Canada’s 2021 economic outlook is similar to that of other developed countries: After the largest economic contraction since 1945 (a dip we estimate at 5.5% of GDP), the economy should grow sufficiently to largely offset the losses of 2020. Strong consumption and a rebound in exports will give the Canadian economy a boost. Bringing forward government investment projects should also provide a tailwind to Canadian economic growth. Conversely, the postponement of business investments and a slowdown in the housing market will limit the extent of the recovery.

Recovery depends on the course of the virus

There is no doubt that the strength of the economic recovery will depend above all on the evolution of the pandemic. Recent medical developments are encouraging: Widespread distribution of a vaccine starting in the summer of 2021 could enable the Canadian economy to grow by 4.5% or more. A later deployment would limit gains to 4%. In any case, recovery to pre-pandemic activity levels will have to wait until 2022. Beyond the virus, international uncertainty remains high, and protectionist trends continue to weigh on the prospects for an export-oriented economy such as ours. 

Consumer spending and exports: Canada’s growth engines

The Canadian government’s relief programs have contributed to a much stronger labour market recovery than the situation in the United States: as of October, 80% of the 3 million jobs lost in March and April had been recouped in Canada.

Consumption and the housing market bounced back quickly following the easing of the spring lockdown. Exports of goods (including energy) recovered fairly quickly, while service exports have not rebounded at all.

Looking ahead to 2021, Canada should see a favourable export environment, and consumption should be supported by a resilient labour market as well as continued household support programs.

Recovery limited by business investments

Our surveys of entrepreneurs show that businesses will likely postpone or cancel investments given the need to get their finances in order. However, investment in technology, remote work and online sales will continue to be important trends for the progression and growth of Canadian SMEs in 2021.

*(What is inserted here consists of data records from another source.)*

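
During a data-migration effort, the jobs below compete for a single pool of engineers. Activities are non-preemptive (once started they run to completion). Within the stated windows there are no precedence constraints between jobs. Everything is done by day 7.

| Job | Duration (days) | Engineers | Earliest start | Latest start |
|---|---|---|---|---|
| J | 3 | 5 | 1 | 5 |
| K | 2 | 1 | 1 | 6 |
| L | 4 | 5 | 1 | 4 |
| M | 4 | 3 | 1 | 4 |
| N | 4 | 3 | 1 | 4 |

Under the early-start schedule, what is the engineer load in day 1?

17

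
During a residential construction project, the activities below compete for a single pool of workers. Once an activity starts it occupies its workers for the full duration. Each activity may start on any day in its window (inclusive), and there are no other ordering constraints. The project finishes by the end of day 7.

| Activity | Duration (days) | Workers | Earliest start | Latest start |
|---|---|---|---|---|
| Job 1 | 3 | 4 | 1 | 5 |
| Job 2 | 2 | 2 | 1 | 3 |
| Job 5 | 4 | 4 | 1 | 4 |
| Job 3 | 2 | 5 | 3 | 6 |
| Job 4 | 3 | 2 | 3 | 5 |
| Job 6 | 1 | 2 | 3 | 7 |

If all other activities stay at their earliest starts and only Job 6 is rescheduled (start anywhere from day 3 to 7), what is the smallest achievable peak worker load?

Job 6@3: d1:10  d2:10  d3:17  d4:11  d5:2  d6:0  d7:0 → peak 17
Job 6@4: d1:10  d2:10  d3:15  d4:13  d5:2  d6:0  d7:0 → peak 15
Job 6@5: d1:10  d2:10  d3:15  d4:11  d5:4  d6:0  d7:0 → peak 15
Job 6@6: d1:10  d2:10  d3:15  d4:11  d5:2  d6:2  d7:0 → peak 15
Job 6@7: d1:10  d2:10  d3:15  d4:11  d5:2  d6:0  d7:2 → peak 15
Best is Job 6@4, peak 15.

15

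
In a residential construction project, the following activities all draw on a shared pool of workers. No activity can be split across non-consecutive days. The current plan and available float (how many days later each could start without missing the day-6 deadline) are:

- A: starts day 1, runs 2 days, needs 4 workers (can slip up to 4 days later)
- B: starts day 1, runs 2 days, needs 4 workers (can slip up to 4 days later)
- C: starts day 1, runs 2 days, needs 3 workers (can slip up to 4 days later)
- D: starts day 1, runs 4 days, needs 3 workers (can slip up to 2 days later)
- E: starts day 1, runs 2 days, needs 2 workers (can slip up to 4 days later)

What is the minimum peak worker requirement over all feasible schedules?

Early-start (A@1, B@1, C@1, D@1, E@1) gives peak 16: d1:16  d2:16  d3:3  d4:3  d5:0  d6:0.
Shift B→3, D→3, E→5.
Schedule A@1, B@3, C@1, D@3, E@5: d1:7  d2:7  d3:7  d4:7  d5:5  d6:5 — peak 7.
Total worker-days = 38 over 6 days ⇒ peak ≥ ⌈38/6⌉ = 7, so 7 is optimal.

7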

The “buy local” mindset is gaining popularity and could be a growth opportunity for Canadian businesses. However, the protectionist trend that is gaining ground in many countries may pose a threat to exporters.

Ontario expected to post the best growth in 2021

In general, economic growth is expected to be higher in provinces that were hit hardest by the economic fallout of COVID-19 in 2020.

Growth Expectations by Province

  • Ontario – 4.5%
  • British Colombia – 4%
  • Quebec – 4%
  • Alberta – 3.5%
  • Saskatchewan – 4%
  • Manitoba – 3.5%
  • Atlantic Canada – 2% – 2.5% (easing of the Atlantic bubble could boot an additional percentage point)

Technology at the forefront

In 2020, strong growth in remote work, elearning, telemedicine and ecommerce accelerated the adoption of technologies in all sectors of the economy. As a result, output in the technology sector fell by only 3% between February and April 2020, compared with a decline of 18% in the economy as a whole.

Nearly 40% of Canadian SMEs plan to invest in technology in 2021, which should benefit the sector. Overall, the technology sector is projected to grow by 1.1% in 2020 and then by 2.2% in 2021.

For most other sectors, the crisis looks more like a normal recession. Hard-hit at the beginning of the crisis, production levels are expected to gradually ramp up to pre-pandemic levels by 2022. 






Global economy: Time for protectionism?

The global economy will contract by 4.4% in 2020, according to International Monetary Fund (IMF) projections. This would be the first significant global contraction in over 70 years.

In response, central banks around the world are using the most expansionary monetary policies in their history. Assuming there is no pronounced deterioration in the pandemic situation, the IMF has projected international economic growth of 5.2% in 2021.

The protectionist wind seen in recent years is causing uncertainty and could blow stronger, driven by political currents advocating industrial self-sufficiency.

The growth of international trade had already slowed significantly before the pandemic. The ongoing crisis has highlighted the vulnerability of certain industries with globalized supply chains.

Moreover, it is not clear that the election of Joe Biden as President of the United States will reverse the propensity to encourage Buy American, which often shows up when the United States emerges from an economic crisis.

Growth depends on managing the pandemic

In conclusion, the growth of the Canadian economy will depend first and foremost on managing the pandemic. If mass distribution of a vaccine begins mid-year, we could see economic growth of 4.5% or more and a return to our precrisis GDP fairly early in 2022. If a vaccine is not distributed until late 2021, growth would be limited to about 4%, and full recovery of the Canadian economy would then be delayed until late 2022. In the meantime, low interest rates, a stable loonie and a more predictable geopolitical environment will limit the downside risks facing Canadian entrepreneurs.